The creative spirit of South Beach runs as deep as the concrete and paint of its distinctive architecture, spreads out into its hospitable tourist outreach and is in the flavour of everything, from its thick sidewalk burgers to its robust, eye-opening Cuban coffee. Have a taste.


Art Deco drama

By 1980, the city decided to come to grips with the unique qualities and real possibilities of the area and began to encourage the restoration of the area’s famous Art Deco architecture. Today, a casual walk along virtually any street on South Beach offers remarkable examples of the formal, geometrical style of architectural construction and decoration. For some, the rigorousness of dozens of buildings designed in the style, one after another might seem a bit much, but for an artist and a graphic designer in particular, it’s a kind of symphony in angular concrete and paint, design principles come to life, sharp and bright against the blue sky. The seriously committed can book well-informed tours of highlights of the architecture and learn more about its curious history.

At the most casual and relaxed of times, South Beach breathes art, in the dramatic style of its architecture, in the stylish step of its residents and visitors, in the many curiosities that lurk in its diners and quirky small shops. In December, it takes all that up a notch for Art Basel Miami Beach, an international nexus of contemporary art that consumes South Beach for a week.

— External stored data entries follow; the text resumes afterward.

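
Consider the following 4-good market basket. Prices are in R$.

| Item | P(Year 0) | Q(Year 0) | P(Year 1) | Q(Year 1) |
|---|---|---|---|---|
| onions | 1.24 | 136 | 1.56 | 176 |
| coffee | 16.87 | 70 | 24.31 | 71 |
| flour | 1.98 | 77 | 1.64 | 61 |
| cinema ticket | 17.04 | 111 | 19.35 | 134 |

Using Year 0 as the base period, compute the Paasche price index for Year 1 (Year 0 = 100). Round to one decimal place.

Paasche price index uses current-period quantities as weights.
ΣP(Year 1)·Q(Year 1) = 1.56×176 + 24.31×71 + 1.64×61 + 19.35×134 = 274.56 + 1726.01 + 100.04 + 2592.9 = 4693.51
ΣP(Year 0)·Q(Year 1) = 1.24×176 + 16.87×71 + 1.98×61 + 17.04×134 = 218.24 + 1197.77 + 120.78 + 2283.36 = 3820.15
Index = 4693.51 / 3820.15 × 100 = 122.8619

122.9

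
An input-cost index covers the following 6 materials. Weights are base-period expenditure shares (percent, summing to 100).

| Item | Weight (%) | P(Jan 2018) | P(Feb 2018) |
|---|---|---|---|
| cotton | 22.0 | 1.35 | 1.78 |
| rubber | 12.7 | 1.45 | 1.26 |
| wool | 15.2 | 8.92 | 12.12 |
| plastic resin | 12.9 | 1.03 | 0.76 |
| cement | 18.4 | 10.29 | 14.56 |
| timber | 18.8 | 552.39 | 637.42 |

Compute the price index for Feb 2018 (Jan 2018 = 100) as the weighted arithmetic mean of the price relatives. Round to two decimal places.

117.94

cotton: 22.0 × (1.78/1.35) = 22.0 × 1.318519 = 29.0074
rubber: 12.7 × (1.26/1.45) = 12.7 × 0.868966 = 11.0359
wool: 15.2 × (12.12/8.92) = 15.2 × 1.358744 = 20.6529
plastic resin: 12.9 × (0.76/1.03) = 12.9 × 0.737864 = 9.5184
cement: 18.4 × (14.56/10.29) = 18.4 × 1.414966 = 26.0354
timber: 18.8 × (637.42/552.39) = 18.8 × 1.153931 = 21.6939
Index = Σ wᵢ·(p₁ᵢ/p₀ᵢ) = 29.0074 + 11.0359 + 20.6529 + 9.5184 + 26.0354 + 21.6939 = 117.9439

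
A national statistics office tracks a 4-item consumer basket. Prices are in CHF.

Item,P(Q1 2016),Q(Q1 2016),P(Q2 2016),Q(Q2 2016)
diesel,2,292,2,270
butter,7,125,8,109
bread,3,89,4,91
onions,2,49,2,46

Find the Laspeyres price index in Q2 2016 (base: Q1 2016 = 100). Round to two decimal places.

Laspeyres price index uses base-period quantities as weights.
ΣP(Q2 2016)·Q(Q1 2016) = 2×292 + 8×125 + 4×89 + 2×49 = 584 + 1000 + 356 + 98 = 2038
ΣP(Q1 2016)·Q(Q1 2016) = 2×292 + 7×125 + 3×89 + 2×49 = 584 + 875 + 267 + 98 = 1824
Index = 2038 / 1824 × 100 = 111.7325

111.73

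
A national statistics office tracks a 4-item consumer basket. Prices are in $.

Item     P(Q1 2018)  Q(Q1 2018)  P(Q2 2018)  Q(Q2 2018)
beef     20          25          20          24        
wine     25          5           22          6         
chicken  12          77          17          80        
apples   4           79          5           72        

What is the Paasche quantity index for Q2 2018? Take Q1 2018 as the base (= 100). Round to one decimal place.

Paasche quantity index uses current-period prices as weights.
ΣP(Q2 2018)·Q(Q2 2018) = 20×24 + 22×6 + 17×80 + 5×72 = 480 + 132 + 1360 + 360 = 2332
ΣP(Q2 2018)·Q(Q1 2018) = 20×25 + 22×5 + 17×77 + 5×79 = 500 + 110 + 1309 + 395 = 2314
Index = 2332 / 2314 × 100 = 100.7779

100.8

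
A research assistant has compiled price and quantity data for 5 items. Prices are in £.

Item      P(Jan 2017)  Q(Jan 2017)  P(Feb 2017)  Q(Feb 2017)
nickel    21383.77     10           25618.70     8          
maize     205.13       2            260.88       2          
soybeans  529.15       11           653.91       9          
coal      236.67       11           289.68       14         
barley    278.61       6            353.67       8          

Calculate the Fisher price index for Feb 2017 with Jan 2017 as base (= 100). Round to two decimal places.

Laspeyres component (base-period weights):
ΣP(Feb 2017)Q(Jan 2017) = 25618.70×10 + 260.88×2 + 653.91×11 + 289.68×11 + 353.67×6 = 256187 + 521.76 + 7193.01 + 3186.48 + 2122.02 = 269210.27
ΣP(Jan 2017)Q(Jan 2017) = 21383.77×10 + 205.13×2 + 529.15×11 + 236.67×11 + 278.61×6 = 213837.7 + 410.26 + 5820.65 + 2603.37 + 1671.66 = 224343.64
L = 269210.27 / 224343.64 × 100 = 119.9991
Paasche component (current-period weights):
ΣP(Feb 2017)Q(Feb 2017) = 25618.70×8 + 260.88×2 + 653.91×9 + 289.68×14 + 353.67×8 = 204949.6 + 521.76 + 5885.19 + 4055.52 + 2829.36 = 218241.43
ΣP(Jan 2017)Q(Feb 2017) = 21383.77×8 + 205.13×2 + 529.15×9 + 236.67×14 + 278.61×8 = 171070.16 + 410.26 + 4762.35 + 3313.38 + 2228.88 = 181785.03
P = 218241.43 / 181785.03 × 100 = 120.0547
Fisher = √(L × P) = √(119.9991 × 120.0547) = 120.0269

120.03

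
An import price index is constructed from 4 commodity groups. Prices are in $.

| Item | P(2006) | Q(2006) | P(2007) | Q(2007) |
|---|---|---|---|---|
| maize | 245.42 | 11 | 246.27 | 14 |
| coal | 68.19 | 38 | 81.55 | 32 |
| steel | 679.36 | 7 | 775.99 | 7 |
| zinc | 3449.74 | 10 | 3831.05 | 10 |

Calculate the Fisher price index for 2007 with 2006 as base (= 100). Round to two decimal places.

Laspeyres component (base-period weights):
ΣP(2007)Q(2006) = 246.27×11 + 81.55×38 + 775.99×7 + 3831.05×10 = 2708.97 + 3098.9 + 5431.93 + 38310.5 = 49550.3
ΣP(2006)Q(2006) = 245.42×11 + 68.19×38 + 679.36×7 + 3449.74×10 = 2699.62 + 2591.22 + 4755.52 + 34497.4 = 44543.76
L = 49550.3 / 44543.76 × 100 = 111.2396
Paasche component (current-period weights):
ΣP(2007)Q(2007) = 246.27×14 + 81.55×32 + 775.99×7 + 3831.05×10 = 3447.78 + 2609.6 + 5431.93 + 38310.5 = 49799.81
ΣP(2006)Q(2007) = 245.42×14 + 68.19×32 + 679.36×7 + 3449.74×10 = 3435.88 + 2182.08 + 4755.52 + 34497.4 = 44870.88
P = 49799.81 / 44870.88 × 100 = 110.9847
Fisher = √(L × P) = √(111.2396 × 110.9847) = 111.1121

111.11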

Caribbean Airlines flies to South Florida from Trinidad & Tobago twice daily. A flight bound for Miami International Airport leaves Port of Spain at 8.30 am. The second flight leaves at 1.25 pm (time may change, depending on daylight saving time) and lands at Hollywood International, Fort Lauderdale. Both flights are meal-serviced and feature movies. Caribbean Miles are redeemable on both flights and web check-in is available 24 – 48 hours before flight departure.